Gas prices for Kingman's nearest neighbors - Bullhead City, Flagstaff and Lake Havasu City - averaged $2.15, $2.252 and $2.187 per gallon, respectively.
Arizona's gas price average remains well above the current national average of $1.891 per gallon.
In fact, the state's gas prices now rank among the most expensive in the continental U.S., with only the west coast, Nevada and New York averaging higher.
According to AAA spokeswoman Michele Donati, that distinction is somewhat of a return to normal for Arizona, which she said has historically placed in the upper-half of gas prices nationally. The situation is compounded by the fact that Arizona has no oil refineries of its own and must rely on a pair of pipelines flowing into the southern part of the state from California and Texas.
But even so, Donati noted that oil has been trading stably in the mid to upper $30 range for weeks, and demand for gasoline has been dropping for 13 consecutive months nationwide. Normally, she said, these factors would lead to the price of gasoline dropping considerably, as it did in the latter half of last year, when prices fell from more than $4 a gallon in July to well below $2 by December.
Donati blamed two culprits for keeping Arizona's prices inflated. The first, she said, were California oil refineries making a conscious decision to sell less gas to Arizona in hopes of making more money from California's sky-high gas prices - the highest in the nation at $2.265 per gallon. Donati also claimed that refineries had previously tightened Arizona's access to gas in order to close the gap between supply and demand in the state, thereby preventing gas prices from sinking even lower than they did in late 2008.
Donati said this move caused an unforeseen price jump in January after one of the state's biggest gas distributors, Flying J, filed for Chapter 11 bankruptcy.
"Flying J was a major supplier of fuel to the state, and that caused gasoline inventories across the state to tighten," Donati said.
"The west line really had to step in and balance out the (supply shortage), because previously the east line was supplying about 80 percent of the fuel."
Donati said the other factor influencing Arizona's gas prices is the simple difficulty local retailers have making a profit off it.
A new report released Feb. 19 by the Oil Price Information Service found that Arizona ranks dead last among the continental U.S. in terms of gasoline profit margins, with retailers losing on average 17.4 cents for every gallon of gas sold. The report found that while retailers are still charging about 18 cents higher than wholesale for a gallon of gas, they are losing 36 cents to state, federal and local taxes, as well as shipping costs.
Four Arizona cities made the report's list of the top ten least profitable metro areas in which to sell gasoline, with Phoenix-Mesa and Tucson topping the list at negative profit margins of 24.4 and 20.6 cents a gallon respectively.
Yuma and Flagstaff also made the list, with losses of 5.6 and 1.5 cents per gallon.
"People get angry at the gas station, but they don't realize that the station itself is making the least profit in terms of selling gasoline," Donati said. "A lot of gas stations actually make very little on gasoline, but they use it as a loss-leader."
Donati said many stations will drop their gas prices as low as they can to get customers to come into the store, where they make up the difference by buying snacks and other sundries.

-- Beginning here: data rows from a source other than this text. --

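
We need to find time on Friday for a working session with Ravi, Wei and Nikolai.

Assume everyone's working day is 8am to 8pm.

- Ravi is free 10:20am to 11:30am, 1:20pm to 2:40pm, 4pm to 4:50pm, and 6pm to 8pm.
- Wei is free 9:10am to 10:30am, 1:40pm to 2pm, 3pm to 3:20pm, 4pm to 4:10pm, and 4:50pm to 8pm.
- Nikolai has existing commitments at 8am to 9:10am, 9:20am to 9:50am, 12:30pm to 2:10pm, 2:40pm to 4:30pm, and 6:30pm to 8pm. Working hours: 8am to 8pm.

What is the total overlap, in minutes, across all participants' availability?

40 minutes

Nikolai free within 08:00–20:00: 09:10–09:20, 09:50–12:30, 14:10–14:40, 16:30–18:30.
Ravi ∩ Wei: 10:20–10:30, 13:40–14:00, 16:00–16:10, 18:00–20:00.
Ravi ∩ Wei ∩ Nikolai: 10:20–10:30, 18:00–18:30.
Total common minutes: 10 + 30 = 40.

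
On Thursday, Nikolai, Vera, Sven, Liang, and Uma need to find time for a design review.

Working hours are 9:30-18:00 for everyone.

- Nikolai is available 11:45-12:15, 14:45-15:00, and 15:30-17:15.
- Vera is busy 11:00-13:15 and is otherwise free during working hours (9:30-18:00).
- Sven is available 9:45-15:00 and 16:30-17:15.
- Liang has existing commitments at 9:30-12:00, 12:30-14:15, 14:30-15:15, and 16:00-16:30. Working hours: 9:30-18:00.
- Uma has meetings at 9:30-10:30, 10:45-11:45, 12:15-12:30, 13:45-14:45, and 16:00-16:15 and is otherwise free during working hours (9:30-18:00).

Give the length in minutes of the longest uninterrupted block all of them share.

Vera free within 09:30–18:00: 09:30–11:00, 13:15–18:00.
Liang free within 09:30–18:00: 12:00–12:30, 14:15–14:30, 15:15–16:00, 16:30–18:00.
Uma free within 09:30–18:00: 10:30–10:45, 11:45–12:15, 12:30–13:45, 14:45–16:00, 16:15–18:00.
Nikolai ∩ Vera: 14:45–15:00, 15:30–17:15.
Nikolai ∩ Vera ∩ Sven: 14:45–15:00, 16:30–17:15.
Nikolai ∩ Vera ∩ Sven ∩ Liang: 16:30–17:15.
Nikolai ∩ Vera ∩ Sven ∩ Liang ∩ Uma: 16:30–17:15.
Single common window of 45 minutes.

45 minutes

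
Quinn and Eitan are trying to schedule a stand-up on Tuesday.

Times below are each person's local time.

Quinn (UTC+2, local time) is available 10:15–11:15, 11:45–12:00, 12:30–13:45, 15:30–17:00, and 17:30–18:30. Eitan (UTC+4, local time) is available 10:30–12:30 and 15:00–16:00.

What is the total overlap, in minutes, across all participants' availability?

60 minutes

Quinn → UTC: 08:15–09:15, 09:45–10:00, 10:30–11:45, 13:30–15:00, 15:30–16:30.
Eitan → UTC: 06:30–08:30, 11:00–12:00.
Quinn ∩ Eitan: 08:15–08:30, 11:00–11:45.
Total common minutes: 15 + 45 = 60.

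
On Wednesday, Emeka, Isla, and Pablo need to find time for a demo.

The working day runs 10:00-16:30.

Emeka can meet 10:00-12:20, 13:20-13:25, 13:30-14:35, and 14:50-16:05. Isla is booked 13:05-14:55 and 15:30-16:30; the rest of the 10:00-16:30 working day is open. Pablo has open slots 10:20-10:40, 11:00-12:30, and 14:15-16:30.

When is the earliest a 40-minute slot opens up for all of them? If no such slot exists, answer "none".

Isla free within 10:00–16:30: 10:00–13:05, 14:55–15:30.
Emeka ∩ Isla: 10:00–12:20, 14:55–15:30.
Emeka ∩ Isla ∩ Pablo: 10:20–10:40, 11:00–12:20, 14:55–15:30.
Windows ≥ 40 min: 11:00–12:20.
Earliest such window starts at 11:00.

11:00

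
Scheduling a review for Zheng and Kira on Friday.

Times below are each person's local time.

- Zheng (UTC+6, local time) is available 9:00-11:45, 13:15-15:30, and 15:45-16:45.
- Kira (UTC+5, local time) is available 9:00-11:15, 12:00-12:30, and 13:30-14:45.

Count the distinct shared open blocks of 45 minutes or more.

2

Zheng → UTC: 03:00–05:45, 07:15–09:30, 09:45–10:45.
Kira → UTC: 04:00–06:15, 07:00–07:30, 08:30–09:45.
Zheng ∩ Kira: 04:00–05:45, 07:15–07:30, 08:30–09:30.
Windows ≥ 45 min: 04:00–05:45, 08:30–09:30.
That's 2 windows.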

But with the nation undergoing a recession and consumers much more careful with their dwindling discretionary income, such stations are feeling the pinch like never before.
"If you look at an independent station right now that only sells gas and doesn't sell a lot of things inside their store ... those stations will be selling their fuel for a lot more money," Donati said. "They have to raise their price at the pump even more so than stations that sell those convenience items."
So long as retailers continue to struggle to make ends meet, Donati believed it was unlikely local prices would drop back to December levels anytime soon.
"Given what retail profit margins are, it's unlikely, but we're going to continue to monitor it," she said.
"They're pretty much doing all they can to recoup their costs right now."